In a few scant hours I’ll be catching a flight home to Saskatoon.  The hither and tither of packing and un-forgetting has me scurrying around and feeling a bit too busy.  A bit too last-minute-nitty-gritty.  To be perfectly honest, I’d love to spend a couple of hours in my bathtub with a good book this afternoon instead of consternating over which shoes to pack along.  I’m also wondering where I put my passport and greencard…and if I should pack my skates.  That said, I can hardly wait to photograph my prairies, the horses, the Saskatchewan River.  I can’t wait to sip coffees at my favorite coffee shops, stroll Broadway, laugh uproariously with my sisters and shovel the driveway.  I can’t wait to trudge around in the snow and suffer the slow blinks that come with a biting wind chill.  It’s sick and demented, but I hope it hits -40C when I’m home (my Saskatchewan friends and family audibly groan when I wish for such a thing…).  I’ll be back to Idaho soon enough, right in time for one last week of work before I take my break for Christmas.  This surely is a bustling time of year!

————————————

Some things I’ve been meaning to tell you about:

A few weeks ago, I made this  beef, vegetable & barley soup with our leftover Thanksgiving roast beast, or rather, it was actually an elk, vegetable and barley soup.  It was delicious.  I recommend.  I also made this with some of the pumpkins I brought home from the smokejumper base garden.  My mouth waters when I think about it!

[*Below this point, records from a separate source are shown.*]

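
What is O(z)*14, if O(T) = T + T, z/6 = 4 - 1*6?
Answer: -336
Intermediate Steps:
z = -12 (z = 6*(4 - 1*6) = 6*(4 - 6) = 6*(-2) = -12)
O(T) = 2*T
O(z)*14 = (2*(-12))*14 = -24*14 = -336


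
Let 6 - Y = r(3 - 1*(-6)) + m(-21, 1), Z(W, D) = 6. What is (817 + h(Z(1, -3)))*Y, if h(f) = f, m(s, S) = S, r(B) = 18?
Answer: -10699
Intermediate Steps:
Y = -13 (Y = 6 - (18 + 1) = 6 - 1*19 = 6 - 19 = -13)
(817 + h(Z(1, -3)))*Y = (817 + 6)*(-13) = 823*(-13) = -10699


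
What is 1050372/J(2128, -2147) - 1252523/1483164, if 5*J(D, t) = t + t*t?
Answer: 1009208779207/3416810884884 ≈ 0.29537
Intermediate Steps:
J(D, t) = t/5 + t²/5 (J(D, t) = (t + t*t)/5 = (t + t²)/5 = t/5 + t²/5)
1050372/J(2128, -2147) - 1252523/1483164 = 1050372/(((⅕)*(-2147)*(1 - 2147))) - 1252523/1483164 = 1050372/(((⅕)*(-2147)*(-2146))) - 1252523*1/1483164 = 1050372/(4607462/5) - 1252523/1483164 = 1050372*(5/4607462) - 1252523/1483164 = 2625930/2303731 - 1252523/1483164 = 1009208779207/3416810884884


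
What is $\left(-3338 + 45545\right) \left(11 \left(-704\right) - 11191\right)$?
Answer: $-799189545$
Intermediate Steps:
$\left(-3338 + 45545\right) \left(11 \left(-704\right) - 11191\right) = 42207 \left(-7744 - 11191\right) = 42207 \left(-18935\right) = -799189545$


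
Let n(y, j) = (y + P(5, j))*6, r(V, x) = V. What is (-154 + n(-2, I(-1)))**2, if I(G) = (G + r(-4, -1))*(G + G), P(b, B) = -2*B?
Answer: 81796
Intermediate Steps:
I(G) = 2*G*(-4 + G) (I(G) = (G - 4)*(G + G) = (-4 + G)*(2*G) = 2*G*(-4 + G))
n(y, j) = -12*j + 6*y (n(y, j) = (y - 2*j)*6 = -12*j + 6*y)
(-154 + n(-2, I(-1)))**2 = (-154 + (-24*(-1)*(-4 - 1) + 6*(-2)))**2 = (-154 + (-24*(-1)*(-5) - 12))**2 = (-154 + (-12*10 - 12))**2 = (-154 + (-120 - 12))**2 = (-154 - 132)**2 = (-286)**2 = 81796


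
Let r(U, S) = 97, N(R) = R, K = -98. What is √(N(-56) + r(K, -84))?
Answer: √41 ≈ 6.4031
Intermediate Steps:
√(N(-56) + r(K, -84)) = √(-56 + 97) = √41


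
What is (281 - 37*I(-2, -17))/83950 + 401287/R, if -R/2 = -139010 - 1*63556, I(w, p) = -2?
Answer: 3383186551/3401083140 ≈ 0.99474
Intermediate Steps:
R = 405132 (R = -2*(-139010 - 1*63556) = -2*(-139010 - 63556) = -2*(-202566) = 405132)
(281 - 37*I(-2, -17))/83950 + 401287/R = (281 - 37*(-2))/83950 + 401287/405132 = (281 + 74)*(1/83950) + 401287*(1/405132) = 355*(1/83950) + 401287/405132 = 71/16790 + 401287/405132 = 3383186551/3401083140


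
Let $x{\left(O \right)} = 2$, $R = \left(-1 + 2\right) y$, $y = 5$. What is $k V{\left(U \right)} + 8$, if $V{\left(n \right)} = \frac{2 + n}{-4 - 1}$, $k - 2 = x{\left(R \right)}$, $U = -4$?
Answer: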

I’m currently reading this, this and this.  RW and I have been watching this — it’s mostly lighthearted and I’ve never heard RW coo over fashion like he coos over Lemon’s style.  I’m going to have to develop a drawl and a penchant for bows.

I’ve been wearing the heck out of these.  If you go out tromping, in dampish terrain, on a regular basis, they’re something you probably need.

LOVE this.

Almost kept this.

Just so beautiful beautiful beautiful.  I’m going to teach myself how to bead like that.

One of my dear friends is hosting a brilliant advent calendar on her blog.  She’ll be featuring 38 artists over 20 days and there are so many beautiful things being given away.  I’m up later in the month with a couple of precious goodies!

How about this beautiful space?

These!  Actually…mostly everything here…usually.  She does such a great job.

——————————

Be good little snow angels until I return.